There are only a few activities in which such situations occur so quickly. For example, there’s not enough food, the weather is bad and you notice that somebody wants to come out of situation better than you. He eats more food than you do, or pretends that he forgot his camera because it means one half kilo less to carry. Then he wants you to take pictures of him with your camera.

You said that you go on expeditions with friends who gather the money for it without the help of sponsors. Doesn’t that contradict what you said before – that the good mountain climber doesn’t work because he doesn’t have the time for it?
That was a long time ago, when it was possible under the Bolshevik regime. Today people who are active in sport are active in different ways, too. Still, even back then I would make the money for an expedition myself. I would sew and sell sleeping bags and down jackets. So, for example, one expedition would cost me ten sleeping bags and fifteen jackets.

Is it possible to transfer relationships made in the mountains to business?
Partially. You know what the person is like and you can trust him. However, help in extreme situations, when it is a matter of life and death, is different than in business, when it is a matter of money.

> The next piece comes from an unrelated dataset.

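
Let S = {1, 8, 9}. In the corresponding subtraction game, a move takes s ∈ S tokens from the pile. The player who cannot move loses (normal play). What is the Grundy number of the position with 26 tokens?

2

n :  0  1  2  3  4  5  6  7  8  9 10 11 12 13 14 15 16 17 18 19 20 21 22 23 24 25 26
G :  0  1  0  1  0  1  0  1  2  3  2  3  2  3  2  3  0  1  0  1  0  1  0  1  2  3  2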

The first case, is a matter of course and automatic. In the second case, nobody will help you.

How do you use your experience as a mountain climber in business?
We produce equipment for extreme conditions, so I benefit from it greatly. For example, you know twenty years in advance how the ideal material should look for certain uses and that such a material, with the exact features, will be produced sooner or later.

What attracts you to flying, to which you devote your time now? Do you miss the bird’s eye view of the world?
It is different. Airplanes were first, and then the climbing. I started with radio-controlled airplanes. Then I built my own large plane. It is relaxing for me, both the construction of planes and the flying.

What are your plans for the future?
I want to build a chalet on Glacier Lake in the McKenzie Mountains. The permit proceedings are on course and we have already brought a toilet bowl there. This is certainly the most important part of the house. It provides me with a beautiful 360-degree view of the surrounding peaks, so that I can plan new ascents.